After Toronto (Canada), Seoul (S-Korea), and Lisbon (Portugal) this will be the fourth time young pomologists supported by the Miklos Faust International Travel Award will be attending the IHC.
Dariusz Swietlik, PhD
Chairman of the Board, The Miklos Faust International Travel Award for Young Pomologists
Miklos Faust, 70, a horticulturist who specialized in fruit research at the Department of Agriculture's Agriculture Research Center in Beltsville for 30 years, died of a heart attack June 6 1998 at his home in Adelphi, MD (USA).
From 1972 to 1992, Dr. Faust was research leader of the fruit laboratory in Beltsville, and he was instrumental in determining the nutritional requirements of fruit trees.
During his career, he ascertained the biochemistry of red color development in apples, the role of calcium in fruit quality, the dwarfing mechanism of fruit trees and the mechanisms of flower bud development.

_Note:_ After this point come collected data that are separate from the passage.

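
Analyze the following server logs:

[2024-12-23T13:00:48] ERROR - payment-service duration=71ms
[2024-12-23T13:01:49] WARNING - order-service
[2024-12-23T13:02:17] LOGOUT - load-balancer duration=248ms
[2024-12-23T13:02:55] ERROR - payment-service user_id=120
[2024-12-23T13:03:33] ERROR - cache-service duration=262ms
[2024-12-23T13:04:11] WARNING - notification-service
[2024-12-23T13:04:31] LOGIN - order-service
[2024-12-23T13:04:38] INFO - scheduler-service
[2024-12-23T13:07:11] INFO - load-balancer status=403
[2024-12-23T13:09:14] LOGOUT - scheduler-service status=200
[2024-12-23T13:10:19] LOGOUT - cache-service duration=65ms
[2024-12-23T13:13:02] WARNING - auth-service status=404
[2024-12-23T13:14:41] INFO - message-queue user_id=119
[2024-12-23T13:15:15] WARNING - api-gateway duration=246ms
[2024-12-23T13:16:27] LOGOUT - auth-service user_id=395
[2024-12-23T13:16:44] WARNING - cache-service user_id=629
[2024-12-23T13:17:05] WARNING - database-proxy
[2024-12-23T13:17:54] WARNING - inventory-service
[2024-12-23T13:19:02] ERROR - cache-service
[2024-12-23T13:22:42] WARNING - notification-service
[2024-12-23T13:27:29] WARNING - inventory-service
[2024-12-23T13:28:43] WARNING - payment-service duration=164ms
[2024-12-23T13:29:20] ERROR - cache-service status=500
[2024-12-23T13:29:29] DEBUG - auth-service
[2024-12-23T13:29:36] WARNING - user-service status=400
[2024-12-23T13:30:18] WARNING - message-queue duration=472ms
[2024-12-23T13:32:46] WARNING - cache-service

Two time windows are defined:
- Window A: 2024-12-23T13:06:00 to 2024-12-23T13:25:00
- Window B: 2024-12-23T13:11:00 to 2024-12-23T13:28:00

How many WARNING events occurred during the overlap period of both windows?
6

To find overlap events:

1. Window A: 2024-12-23T13:06:00 to 2024-12-23T13:25:00
2. Window B: 2024-12-23T13:11:00 to 2024-12-23T13:28:00
3. Overlap period: 2024-12-23T13:11:00 to 2024-12-23T13:25:00
4. Count WARNING events in overlap: 6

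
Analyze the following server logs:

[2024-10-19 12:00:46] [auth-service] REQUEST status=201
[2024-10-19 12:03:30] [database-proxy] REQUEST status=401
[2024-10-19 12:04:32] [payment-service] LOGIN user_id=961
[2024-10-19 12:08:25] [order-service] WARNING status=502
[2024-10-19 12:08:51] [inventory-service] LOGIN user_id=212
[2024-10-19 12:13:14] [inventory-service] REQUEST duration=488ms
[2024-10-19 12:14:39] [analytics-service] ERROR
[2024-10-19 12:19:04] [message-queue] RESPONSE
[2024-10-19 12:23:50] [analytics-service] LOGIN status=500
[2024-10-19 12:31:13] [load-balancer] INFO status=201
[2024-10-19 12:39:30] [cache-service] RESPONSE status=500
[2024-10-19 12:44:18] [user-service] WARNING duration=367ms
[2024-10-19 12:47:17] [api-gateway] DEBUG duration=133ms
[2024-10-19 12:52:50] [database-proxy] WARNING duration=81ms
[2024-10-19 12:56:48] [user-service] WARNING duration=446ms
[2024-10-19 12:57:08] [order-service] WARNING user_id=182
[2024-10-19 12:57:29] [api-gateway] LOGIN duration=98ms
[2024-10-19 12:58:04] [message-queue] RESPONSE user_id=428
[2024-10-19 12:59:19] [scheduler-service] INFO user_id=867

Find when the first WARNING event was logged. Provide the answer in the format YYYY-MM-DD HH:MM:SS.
2024-10-19 12:08:25

To find the first event:

1. Filter for all WARNING events
2. Sort by timestamp
3. Select the first one
4. Timestamp: 2024-10-19 12:08:25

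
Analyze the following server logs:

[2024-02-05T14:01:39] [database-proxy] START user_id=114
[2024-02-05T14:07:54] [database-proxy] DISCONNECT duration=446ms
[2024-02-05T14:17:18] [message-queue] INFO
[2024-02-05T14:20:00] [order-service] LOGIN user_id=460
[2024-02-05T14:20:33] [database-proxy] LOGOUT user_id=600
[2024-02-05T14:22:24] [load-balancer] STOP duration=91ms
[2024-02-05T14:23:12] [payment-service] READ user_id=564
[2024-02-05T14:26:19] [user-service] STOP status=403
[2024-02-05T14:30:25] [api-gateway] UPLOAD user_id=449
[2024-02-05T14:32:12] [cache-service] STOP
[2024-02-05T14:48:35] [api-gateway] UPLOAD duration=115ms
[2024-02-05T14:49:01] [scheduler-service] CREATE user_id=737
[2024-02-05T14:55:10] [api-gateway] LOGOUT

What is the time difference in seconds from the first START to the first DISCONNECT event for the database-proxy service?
375

To find the time between events:

1. Locate the first START event for database-proxy: 2024-02-05T14:01:39
2. Locate the first DISCONNECT event for database-proxy: 2024-02-05T14:07:54
3. Calculate the difference: 2024-02-05T14:07:54 - 2024-02-05T14:01:39 = 375 seconds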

He wrote more than 200 scientific articles and a book, "The Physiology of Temperate Zone Fruit Trees," which is used as a plant physiology textbook at colleges and universities around the world. As an adjunct faculty member at the University of Maryland, he taught plant physiology and horticulture. He sponsored postdoctoral fellows and directed research of doctoral students. He was born in Nagbereny, Hungary, and graduated from the College of Horticulture and Viticulture of Budapest. He later came to the United States and received a master's degree in horticulture from Rutgers University in 1960 and a doctorate in horticulture from Cornell University in 1962. He worked for United Fruit Co. in New York, then in 1966 came to the Washington area and joined the Department of Agriculture's research center in Beltsville. He retired in 1996. During his career, Dr. Faust participated in cooperative research with scientists from Hungary, Poland, China, India, Pakistan, Italy, Germany, Israel and the United Kingdom. He lectured widely in China. Twice he received the American Society for Horticulture's Gourley award for excellence in fruit research. He was a fellow of the American Society for Horticulture Science, and he received an honorary doctorate in 1992 from the Horticulture and Food Science University of Budapest. He became a U.S. citizen in 1966. Survivors include his wife of 44 years, Dr. Marie Faust of Adelphi; a daughter, Judit Quasney of Silver Spring; a sister; and two grandsons.